La Diócesis de Cádiz y Ceuta rechaza rehabilitar la iglesia de San Miguel por tener "un coste muy elevado"

Los informes técnicos han constatado la existencia de graves patologías estructurales, cuyo origen se encuentra en las deficientes condiciones geotécnicas del terreno de cimentación

B. J.
08 de Julio de 2026
La iglesia de San Miguel de Algeciras. La Diócesis de Cádiz y Ceuta rechaza rehabilitar la iglesia de San Miguel por tener "un coste muy elevado"
La iglesia de San Miguel de Algeciras. La Diócesis de Cádiz y Ceuta rechaza rehabilitar la iglesia de San Miguel por tener "un coste muy elevado"

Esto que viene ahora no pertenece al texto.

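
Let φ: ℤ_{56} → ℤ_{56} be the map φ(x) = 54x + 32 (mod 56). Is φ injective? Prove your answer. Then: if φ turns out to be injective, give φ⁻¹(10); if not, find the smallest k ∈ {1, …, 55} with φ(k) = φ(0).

Recall: injectivity means: for all u, v in the domain, φ(u) = φ(v) implies u = v.
We have gcd(54, 56) = 2 > 1. Taking u = 0 and v = 28: φ(0) = 32 and φ(28) = 54·28 + 32 = 1544 ≡ 32 (mod 56).
So φ(0) = φ(28) while 0 ≠ 28, hence φ is not injective.
Since φ is not injective, we find the least positive k with φ(k) = φ(0): this means 54k ≡ 0 (mod 56), i.e. 56 ∣ 54k. Since gcd(54, 56) = 2, dividing through by 2 this holds exactly when 28 ∣ 27k, and as gcd(27, 28) = 1, exactly when 28 ∣ k.
The smallest positive such k is 28.

28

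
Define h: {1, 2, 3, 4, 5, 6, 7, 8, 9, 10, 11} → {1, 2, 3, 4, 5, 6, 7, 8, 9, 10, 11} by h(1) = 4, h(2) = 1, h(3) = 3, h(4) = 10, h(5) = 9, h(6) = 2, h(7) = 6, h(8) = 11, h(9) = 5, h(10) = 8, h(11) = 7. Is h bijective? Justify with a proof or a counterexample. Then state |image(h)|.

The values 4, 1, 3, 10, 9, 2, 6, 11, 5, 8, 7 are a permutation of {1, 2, 3, 4, 5, 6, 7, 8, 9, 10, 11}: each element appears exactly once.
So h is injective and surjective, hence bijective.
The image of h is {1, 2, 3, 4, 5, 6, 7, 8, 9, 10, 11}, which has 11 elements.

11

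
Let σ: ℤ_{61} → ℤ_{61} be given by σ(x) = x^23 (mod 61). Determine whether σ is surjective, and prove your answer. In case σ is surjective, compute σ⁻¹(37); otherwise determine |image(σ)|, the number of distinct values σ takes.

Since 61 is prime, the nonzero elements of ℤ_{61} form a cyclic group of order 60.
As gcd(23, 60) = 1, raising to the 23rd power is a bijection on this group: if x_1^23 ≡ x_2^23 then (x_1x_2^{−1})^23 = 1, and the only element of order dividing gcd(23, 60) = 1 is 1, so x_1 = x_2.
With σ(0) = 0 this makes σ injective on all of ℤ_{61}, hence bijective (finite equal-size domain and codomain). In particular σ is surjective.
Since σ is surjective, we find the preimage of 37. The inverse of x ↦ x^23 on (ℤ_{61})^× is x ↦ x^47, because 23·47 = 1081 = 18·60 + 1 ≡ 1 (mod 60) and x^{60} = 1 for x ≠ 0 (Fermat). So σ⁻¹(37) = 37^47 mod 61.
Repeated squaring mod 61: 37^1 ≡ 37, 37^2 ≡ 37² = 1369 ≡ 27, 37^4 ≡ 27² = 729 ≡ 58, 37^8 ≡ 58² = 3364 ≡ 9, 37^16 ≡ 9² = 81 ≡ 20, 37^32 ≡ 20² = 400 ≡ 34. Since 47 = 32 + 8 + 4 + 2 + 1, 37^47 ≡ 34·9·58·27·37: 34·9 = 306 ≡ 1, then 1·58 = 58, then 58·27 = 1566 ≡ 41, then 41·37 = 1517 ≡ 53. So 37^47 ≡ 53 (mod 61).
Hence σ⁻¹(37) = 53.

53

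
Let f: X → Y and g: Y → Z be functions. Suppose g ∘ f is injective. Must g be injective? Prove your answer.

No. Take X = {1, 2, 3}, Y = {1, 2, 3, 4}, Z = {1, 2, 3, 4}, f(a) = a for each a ∈ X, and g(b) = 3 if b ∈ {3, 4} else g(b) = b.
Then g ∘ f = f is injective (X ⊂ Y and f is the inclusion), but g(3) = g(4) = 3 with 3 ≠ 4, so g is not injective.

not injective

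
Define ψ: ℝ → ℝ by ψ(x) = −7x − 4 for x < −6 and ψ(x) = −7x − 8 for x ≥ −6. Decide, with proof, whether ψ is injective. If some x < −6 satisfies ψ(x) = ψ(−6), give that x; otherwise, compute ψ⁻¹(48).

-52/7

Both pieces are strictly decreasing (slopes −7 and −7), so each is injective on its own interval.
The left piece maps (−∞, −6) onto (38, ∞); the right piece maps [−6, ∞) onto (−∞, 34].
These images are disjoint, so no value is attained by both pieces. Therefore ψ is injective.
Because the two images are disjoint, no x < −6 has ψ(x) = ψ(−6), so we compute ψ⁻¹(48): 48 lies in (38, ∞), so solve −7x − 4 = 48: x = (48 + 4)/(−7) = −52/7.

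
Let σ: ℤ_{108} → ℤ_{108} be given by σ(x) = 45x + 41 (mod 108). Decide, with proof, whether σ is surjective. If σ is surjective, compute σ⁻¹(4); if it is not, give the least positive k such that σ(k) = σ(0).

Since gcd(45, 108) = 9, we have 45x ≡ 0 (mod 9) for all x, so σ(x) ≡ 5 (mod 9).
But 0 ≢ 5 (mod 9), so 0 ∈ ℤ_{108} has no preimage. Hence σ is not surjective.
Since σ is not surjective, we find the least positive k with σ(k) = σ(0): this means 45k ≡ 0 (mod 108), i.e. 108 ∣ 45k. Since gcd(45, 108) = 9, dividing through by 9 this holds exactly when 12 ∣ 5k, and as gcd(5, 12) = 1, exactly when 12 ∣ k.
The smallest positive such k is 12.

12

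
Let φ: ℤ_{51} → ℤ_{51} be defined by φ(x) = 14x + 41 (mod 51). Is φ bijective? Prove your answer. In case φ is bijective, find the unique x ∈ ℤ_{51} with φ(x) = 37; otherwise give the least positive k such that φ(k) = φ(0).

7

If φ(a) = φ(b), then 14a ≡ 14b (mod 51). Because gcd(14, 51) = 1, we may cancel 14 to get a ≡ b (mod 51).
We now compute 14⁻¹ mod 51 explicitly. Euclid's algorithm: 51 = 3·14 + 9, 14 = 1·9 + 5, 9 = 1·5 + 4, 5 = 1·4 + 1; back-substituting gives 1 = 11·14 − 3·51, so 14⁻¹ ≡ 11 (mod 51).
For any y ∈ ℤ_{51}, x = 11(y − 41) mod 51 satisfies φ(x) = 14·11(y − 41) + 41 ≡ y (since 14·11 ≡ 1 mod 51). So every y has a preimage.
Thus φ is bijective.
Since φ is bijective, we find φ⁻¹(37): we need 14x ≡ 37 − 41 ≡ 47 (mod 51). Using 14⁻¹ = 11: x ≡ 11·47 = 517 = 10·51 + 7, so x = 7.
Check: φ(7) = 14·7 + 41 = 139 = 2·51 + 37 ≡ 37 (mod 51).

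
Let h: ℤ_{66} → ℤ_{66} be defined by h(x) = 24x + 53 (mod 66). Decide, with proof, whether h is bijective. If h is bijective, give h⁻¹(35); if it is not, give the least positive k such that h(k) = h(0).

11

We have gcd(24, 66) = 6 > 1. Taking x_1 = 0 and x_2 = 11: h(0) = 53 and h(11) = 24·11 + 53 = 317 ≡ 53 (mod 66).
So h(0) = h(11) while 0 ≠ 11, so h is not injective, hence not bijective.
Since h is not bijective, we find the least positive k with h(k) = h(0): this means 24k ≡ 0 (mod 66), i.e. 66 ∣ 24k. Since gcd(24, 66) = 6, dividing through by 6 this holds exactly when 11 ∣ 4k, and as gcd(4, 11) = 1, exactly when 11 ∣ k.
The smallest positive such k is 11.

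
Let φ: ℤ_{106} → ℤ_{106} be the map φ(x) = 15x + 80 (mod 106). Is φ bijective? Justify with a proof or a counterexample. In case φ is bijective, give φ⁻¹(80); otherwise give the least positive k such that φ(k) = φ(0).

Recall: φ is injective when φ(u) = φ(v) forces u = v.
Suppose φ(u) = φ(v) in ℤ_{106}. Then 15u + 80 ≡ 15v + 80 (mod 106), hence 15(u − v) ≡ 0 (mod 106).
Since gcd(15, 106) = 1, 15 is invertible modulo 106, therefore u − v ≡ 0 (mod 106), i.e. u = v.
We now compute 15⁻¹ mod 106 explicitly. Euclid's algorithm: 106 = 7·15 + 1; back-substituting gives 1 = 99·15 − 14·106, so 15⁻¹ ≡ 99 (mod 106).
Then y ↦ 99(y − 80) is a two-sided inverse to φ, so every y ∈ ℤ_{106} has a preimage.
Therefore φ is bijective.
Since φ is bijective, we find φ⁻¹(80): we need 15x ≡ 80 − 80 ≡ 0 (mod 106). Using 15⁻¹ = 99: x ≡ 99·0 = 0, so x = 0.
Check: φ(0) = 15·0 + 80 = 80 ≡ 80 (mod 106).

0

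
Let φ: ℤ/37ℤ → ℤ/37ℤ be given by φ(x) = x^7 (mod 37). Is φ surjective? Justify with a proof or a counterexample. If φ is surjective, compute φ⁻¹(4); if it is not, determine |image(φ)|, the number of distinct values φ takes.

Since 37 is prime, the nonzero elements of ℤ/37ℤ form a cyclic group of order 36.
As gcd(7, 36) = 1, raising to the 7th power is a bijection on this group: if u^7 ≡ v^7 then (uv^{−1})^7 = 1, and the only element of order dividing gcd(7, 36) = 1 is 1, so u = v.
With φ(0) = 0 this makes φ injective on all of ℤ/37ℤ, hence bijective (finite equal-size domain and codomain). In particular φ is surjective.
Since φ is surjective, we find the preimage of 4. The inverse of x ↦ x^7 on (ℤ/37ℤ)^× is x ↦ x^31, because 7·31 = 217 = 6·36 + 1 ≡ 1 (mod 36) and x^{36} = 1 for x ≠ 0 (Fermat). So φ⁻¹(4) = 4^31 mod 37.
Repeated squaring mod 37: 4^1 ≡ 4, 4^2 ≡ 4² = 16, 4^4 ≡ 16² = 256 ≡ 34, 4^8 ≡ 34² = 1156 ≡ 9, 4^16 ≡ 9² = 81 ≡ 7. Since 31 = 16 + 8 + 4 + 2 + 1, 4^31 ≡ 7·9·34·16·4: 7·9 = 63 ≡ 26, then 26·34 = 884 ≡ 33, then 33·16 = 528 ≡ 10, then 10·4 = 40 ≡ 3. So 4^31 ≡ 3 (mod 37).
Hence φ⁻¹(4) = 3.

3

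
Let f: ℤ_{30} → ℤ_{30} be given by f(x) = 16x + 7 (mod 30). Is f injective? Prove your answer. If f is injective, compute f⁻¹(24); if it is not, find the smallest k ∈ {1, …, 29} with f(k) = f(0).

We have gcd(16, 30) = 2 > 1. Taking u = 0 and v = 15: f(0) = 7 and f(15) = 16·15 + 7 = 247 ≡ 7 (mod 30).
So f(0) = f(15) while 0 ≠ 15, hence f is not injective.
Since f is not injective, we find the least positive k with f(k) = f(0): this means 16k ≡ 0 (mod 30), i.e. 30 ∣ 16k. Since gcd(16, 30) = 2, dividing through by 2 this holds exactly when 15 ∣ 8k, and as gcd(8, 15) = 1, exactly when 15 ∣ k.
The smallest positive such k is 15.

15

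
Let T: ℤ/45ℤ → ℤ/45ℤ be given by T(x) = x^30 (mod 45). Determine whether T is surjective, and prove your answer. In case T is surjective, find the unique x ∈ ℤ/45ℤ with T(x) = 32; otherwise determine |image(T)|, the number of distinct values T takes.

T(1) = 1^30 = 1.
T(4): Repeated squaring mod 45: 4^1 ≡ 4, 4^2 ≡ 4² = 16, 4^4 ≡ 16² = 256 ≡ 31, 4^8 ≡ 31² = 961 ≡ 16, 4^16 ≡ 16² = 256 ≡ 31. Since 30 = 16 + 8 + 4 + 2, 4^30 ≡ 31·16·31·16: 31·16 = 496 ≡ 1, then 1·31 = 31, then 31·16 = 496 ≡ 1. So 4^30 ≡ 1 (mod 45).
So T(1) = T(4) = 1 while 1 ≠ 4, so T is not injective.
A non-injective map from the 45-element set ℤ/45ℤ to itself takes at most 44 distinct values, so it cannot be surjective. So T is not surjective.
Since T is not surjective, we determine |image(T)|. Computing x^30 mod 45 for each x (by repeated squaring, reducing mod 45 at every step), the values T(0), T(1), …, T(44) are: 0, 1, 19, 9, 1, 10, 36, 19, 19, 36, 10, 1, 9, 19, 1, 0, 1, 19, 9, 1, 10, 36, 19, 19, 36, 10, 1, 9, 19, 1, 0, 1, 19, 9, 1, 10, 36, 19, 19, 36, 10, 1, 9, 19, 1.
The distinct values are {0, 1, 9, 10, 19, 36}; there are 6 of them.

6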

La iglesia de San Miguel Arcángel de Algeciras será demolida ante la existencia de graves afecciones en su estructura, así ha informado la Diócesis de Cádiz y Ceuta a través de un comunicado, donde se indica que el templo algecireño será clausurado de manera definitiva, una vez concluidos los estudios técnicos realizados sobre el estado del templo.

"Los informes técnicos han constatado la existencia de graves patologías estructurales que hacen inviable la continuidad del edificio. Estas patologías tienen su origen en las deficientes condiciones geotécnicas del terreno de cimentación, que han provocado un deterioro estructural, y que requerirían una actuación de consolidación mucho más profunda para garantizar su estabilidad", han asegurado desde la Diócesis.

Tras tener en cuenta las distintas alternativas posibles, el obispado ha concluido que las actuaciones necesarias para corregir este problema tendrían "un coste muy elevado y desproporcionado" en relación con la viabilidad del inmueble.

Por este motivo, y atendiendo exclusivamente a criterios de seguridad para las personas, el templo permanecerá cerrado y se procederá a la demolición controlada. Ante ello, se ha procedido a la retirada de los enseres litúrgicos, imágenes, libros y demás bienes de la iglesia para garantizar su adecuada conservación. Hay que recordar que esta parroquia acumulaba varios años clausurado. 

"Esta decisión, aunque dolorosa, responde a la responsabilidad de preservar la seguridad de los fieles y vecinos afectados, para administrar con prudencia los recursos de la Iglesia. El cierre y demolición del edificio no supone el fin de la comunidad cristiana, que continuará desarrollando su vida pastoral y celebrativa en los lugares que la Diócesis determine", han sentenciado desde el obispado.

La Diócesis ha agradecido la colaboración económica recibida, la comprensión y la consideración que los fieles han demostrado durante este proceso, afrontando esta difícil situación con serenidad, responsabilidad y confianza.